J'avais détesté Scream 5, qui prétendait perpétuer l'héritage de la saga en ne parvenant qu'à tomber dans tous les pièges qu'il dénonçait (en particulier celui du fan-service facile) au travers d'invraisemblances toujours plus... Eh bien... Invraisemblables. Je me fichais donc de ce Scream VI, pour finalement en ressortir tout content... Mais sans doute pour de mauvaises raisons.
Car le film fonctionne exactement comme son prédécesseur : dénoncer les tares du ciné actuel pour s'y vautrer, à ceci près qu'il le fait cette fois avec une telle fierté que sa connerie touche au génie.
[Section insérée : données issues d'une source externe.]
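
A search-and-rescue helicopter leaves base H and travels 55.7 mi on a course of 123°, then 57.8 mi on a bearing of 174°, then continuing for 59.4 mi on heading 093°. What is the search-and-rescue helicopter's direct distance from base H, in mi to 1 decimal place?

144.3 mi

Leg 1 (123°, 55.7 mi): east 55.7 sin 123° = 46.71, north 55.7 cos 123° = -30.34
Leg 2 (174°, 57.8 mi): east 57.8 sin 174° = 6.04, north 57.8 cos 174° = -57.48
Leg 3 (093°, 59.4 mi): east 59.4 sin 93° = 59.32, north 59.4 cos 93° = -3.11
Net: 112.07 east, -90.93 north. Distance = √((112.07)² + (-90.93)²) = 144.321 mi.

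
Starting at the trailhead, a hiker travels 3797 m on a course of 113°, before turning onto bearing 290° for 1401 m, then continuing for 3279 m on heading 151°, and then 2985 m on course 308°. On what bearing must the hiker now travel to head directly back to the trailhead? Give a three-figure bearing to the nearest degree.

325°

Leg 1 (113°, 3797 m): east 3797 sin 113° = 3495.16, north 3797 cos 113° = -1483.61
Leg 2 (290°, 1401 m): east 1401 sin 290° = -1316.51, north 1401 cos 290° = 479.17
Leg 3 (151°, 3279 m): east 3279 sin 151° = 1589.69, north 3279 cos 151° = -2867.88
Leg 4 (308°, 2985 m): east 2985 sin 308° = -2352.21, north 2985 cos 308° = 1837.75
Net displacement: 1416.13 east, -2034.56 north. Direction back to start is (-1416.13, 2034.56): bearing = atan2(-1416.13, 2034.56) mod 360° = 325.16° ≈ 325°.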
Il suffit que la geekette de la bande annonce que les franchises ont tendance à partir dans tous les sens pour que les réalisateurs appliquent ce constat au pied de la lettre : des morts sont ressuscités façon soap-opera, des gens se vident de leur sang pendant 15 minutes tout en dialoguant à l'aise (quand ils ne font pas de la gym, cf. l'hallucinante séquence de l'échelle tendue entre deux immeubles), Ghostface est si con qu'il trouve le moyen de louper les organes vitaux même armé d'un fusil à pompe, des gens se font charcuter de la tête aux pieds pour revenir peinards, les coupables grillés au bout d'un quart d'heure passent tout le film à tenter de donner le change en surjouant comme des malades, le fan-service s'accumule dans un musée aux atours de Batcave, des références pop-culturelles sont débitées au p'tit bonheur, des persos sont carrément oubliés en cours de route, les incohérences toujours plus énormes s'accumulent en fonction des besoins du "scénario", et il arrive même qu'on tape tranquillement la conversation avec Ghostface au téléphone.
J'aimerais croire que ce foutoir est voulu, qu'il reprend les tares des blockbusters actuels pour se foutre ouvertement de la gueule du monde, qu'il s'agit d'une gigantesque farce dont personne n'est dupe, d'un coup de troll à la Matrix Résurrections en somme... Mais l'angle souvent très sérieux du film me contredit. La vérité ? Scream s'enfonce dans les mêmes rouages qu'un Fast & Furious, niant toute cohérence pour s'enivrer de ses propres pets avec le sourire débile d'un enfant en bas âge. Les cons ça ose tout, c'est même à ça qu'on les reconnaît... Et pour une fois, peu m'importe : il y a longtemps que je n'avais pas tant ri. Et tant pis si la renaissance de Scary Movie passe donc par Scream !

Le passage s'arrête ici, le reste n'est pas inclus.